Vespasian survived all of this easily, but by June of 79, his health began to slip. At 69 years old, he was not a young man anymore, and knew that his time was at hand. He had brought Titus in to share the burden of empire years before, and was confident he was handing power over to a capable man who could rule for many years, at least long enough for him to sire his own son and keep power away from Vespasian's other son Domitian, a young man of dubious character. On June 23, 79 AD, Vespasian lay on his deathbed, but rather than simply fading away, he demanded that he be helped out of bed, declaring that an emperor should at least die on his feet. According to the legend, his last words, spoken while enduring the painful throes of death, were, Dear me, I must be becoming a god. Vespasian died at the age of 69, after ruling Rome for nine and a half years.

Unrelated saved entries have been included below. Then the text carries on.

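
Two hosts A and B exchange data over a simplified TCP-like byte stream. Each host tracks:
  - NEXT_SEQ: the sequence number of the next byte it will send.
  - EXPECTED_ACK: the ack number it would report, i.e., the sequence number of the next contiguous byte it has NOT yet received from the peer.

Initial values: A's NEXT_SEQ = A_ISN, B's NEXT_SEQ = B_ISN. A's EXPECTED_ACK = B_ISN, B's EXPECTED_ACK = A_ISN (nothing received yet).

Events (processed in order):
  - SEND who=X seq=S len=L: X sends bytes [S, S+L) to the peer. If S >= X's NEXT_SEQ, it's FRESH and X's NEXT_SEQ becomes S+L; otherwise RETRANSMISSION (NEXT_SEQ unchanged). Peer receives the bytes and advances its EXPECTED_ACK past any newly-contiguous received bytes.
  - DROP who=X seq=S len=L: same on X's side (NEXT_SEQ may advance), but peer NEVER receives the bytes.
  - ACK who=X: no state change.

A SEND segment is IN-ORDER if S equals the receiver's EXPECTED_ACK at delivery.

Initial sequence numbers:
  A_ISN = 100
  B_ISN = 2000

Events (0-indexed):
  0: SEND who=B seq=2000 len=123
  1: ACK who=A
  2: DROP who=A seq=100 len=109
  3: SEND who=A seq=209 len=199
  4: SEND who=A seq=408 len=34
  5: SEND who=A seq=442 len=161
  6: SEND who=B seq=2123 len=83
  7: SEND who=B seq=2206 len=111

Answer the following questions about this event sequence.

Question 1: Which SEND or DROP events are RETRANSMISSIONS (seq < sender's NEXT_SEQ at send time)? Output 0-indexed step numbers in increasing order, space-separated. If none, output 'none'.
Answer: none

Derivation:
Step 0: SEND seq=2000 -> fresh
Step 2: DROP seq=100 -> fresh
Step 3: SEND seq=209 -> fresh
Step 4: SEND seq=408 -> fresh
Step 5: SEND seq=442 -> fresh
Step 6: SEND seq=2123 -> fresh
Step 7: SEND seq=2206 -> fresh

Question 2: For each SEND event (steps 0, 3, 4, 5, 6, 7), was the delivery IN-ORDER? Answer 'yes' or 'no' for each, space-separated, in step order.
Answer: yes no no no yes yes

Derivation:
Step 0: SEND seq=2000 -> in-order
Step 3: SEND seq=209 -> out-of-order
Step 4: SEND seq=408 -> out-of-order
Step 5: SEND seq=442 -> out-of-order
Step 6: SEND seq=2123 -> in-order
Step 7: SEND seq=2206 -> in-order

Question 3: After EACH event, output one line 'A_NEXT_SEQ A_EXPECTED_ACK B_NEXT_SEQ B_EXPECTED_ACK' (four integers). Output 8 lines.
100 2123 2123 100
100 2123 2123 100
209 2123 2123 100
408 2123 2123 100
442 2123 2123 100
603 2123 2123 100
603 2206 2206 100
603 2317 2317 100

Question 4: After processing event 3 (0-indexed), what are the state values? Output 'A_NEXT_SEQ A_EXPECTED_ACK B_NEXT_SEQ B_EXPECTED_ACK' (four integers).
After event 0: A_seq=100 A_ack=2123 B_seq=2123 B_ack=100
After event 1: A_seq=100 A_ack=2123 B_seq=2123 B_ack=100
After event 2: A_seq=209 A_ack=2123 B_seq=2123 B_ack=100
After event 3: A_seq=408 A_ack=2123 B_seq=2123 B_ack=100

408 2123 2123 100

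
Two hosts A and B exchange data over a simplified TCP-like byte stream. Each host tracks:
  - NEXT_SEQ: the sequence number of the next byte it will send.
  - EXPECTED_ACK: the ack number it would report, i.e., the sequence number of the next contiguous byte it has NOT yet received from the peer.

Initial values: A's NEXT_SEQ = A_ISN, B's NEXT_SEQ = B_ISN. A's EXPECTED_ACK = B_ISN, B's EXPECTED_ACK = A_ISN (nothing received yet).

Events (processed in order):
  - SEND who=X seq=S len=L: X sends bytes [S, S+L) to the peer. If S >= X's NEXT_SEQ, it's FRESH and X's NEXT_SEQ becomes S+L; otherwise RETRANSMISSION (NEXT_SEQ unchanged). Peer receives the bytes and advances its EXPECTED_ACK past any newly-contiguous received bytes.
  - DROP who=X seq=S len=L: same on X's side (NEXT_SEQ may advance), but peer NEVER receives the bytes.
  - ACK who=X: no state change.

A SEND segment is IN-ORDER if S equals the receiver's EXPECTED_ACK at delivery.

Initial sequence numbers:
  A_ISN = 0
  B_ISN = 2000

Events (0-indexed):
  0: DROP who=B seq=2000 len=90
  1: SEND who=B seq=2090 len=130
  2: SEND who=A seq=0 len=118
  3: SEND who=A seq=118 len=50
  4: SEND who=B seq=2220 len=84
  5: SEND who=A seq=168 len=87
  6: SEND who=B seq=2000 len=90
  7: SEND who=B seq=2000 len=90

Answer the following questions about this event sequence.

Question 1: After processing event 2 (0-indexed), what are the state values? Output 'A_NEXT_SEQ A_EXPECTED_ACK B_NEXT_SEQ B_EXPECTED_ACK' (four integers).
After event 0: A_seq=0 A_ack=2000 B_seq=2090 B_ack=0
After event 1: A_seq=0 A_ack=2000 B_seq=2220 B_ack=0
After event 2: A_seq=118 A_ack=2000 B_seq=2220 B_ack=118

118 2000 2220 118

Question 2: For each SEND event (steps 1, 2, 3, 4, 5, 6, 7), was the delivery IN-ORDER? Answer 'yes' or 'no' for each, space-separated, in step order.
Answer: no yes yes no yes yes no

Derivation:
Step 1: SEND seq=2090 -> out-of-order
Step 2: SEND seq=0 -> in-order
Step 3: SEND seq=118 -> in-order
Step 4: SEND seq=2220 -> out-of-order
Step 5: SEND seq=168 -> in-order
Step 6: SEND seq=2000 -> in-order
Step 7: SEND seq=2000 -> out-of-order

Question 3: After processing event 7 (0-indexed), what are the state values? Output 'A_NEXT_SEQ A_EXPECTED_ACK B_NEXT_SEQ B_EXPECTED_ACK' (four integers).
After event 0: A_seq=0 A_ack=2000 B_seq=2090 B_ack=0
After event 1: A_seq=0 A_ack=2000 B_seq=2220 B_ack=0
After event 2: A_seq=118 A_ack=2000 B_seq=2220 B_ack=118
After event 3: A_seq=168 A_ack=2000 B_seq=2220 B_ack=168
After event 4: A_seq=168 A_ack=2000 B_seq=2304 B_ack=168
After event 5: A_seq=255 A_ack=2000 B_seq=2304 B_ack=255
After event 6: A_seq=255 A_ack=2304 B_seq=2304 B_ack=255
After event 7: A_seq=255 A_ack=2304 B_seq=2304 B_ack=255

255 2304 2304 255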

Vespasian's reign is generally seen as a successful one, and I see no reason to contradict the consensus. His naturally mild temperament, pragmatic policies, and skillful use of propaganda allowed normalcy to return to an empire shaken by civil war. In almost every way, he left Rome better than he had found it, and as Tacitus said, he was probably the only man who improved his own character upon taking office. This rustic and obscure general had gone far higher than he had any right to expect, and he had clearly risen to the occasion.
Not only that, but Titus had risen to the occasion along with his father, and despite some initial misgivings about their new emperor, the people of Rome quickly embraced Titus and began to hail the new Flavian dynasty as the answer to all their problems. Unfortunately, Titus would last only a scant two years in office before succumbing to disease, and soon enough, the Romans would be introduced to the dark half of the Flavian coin.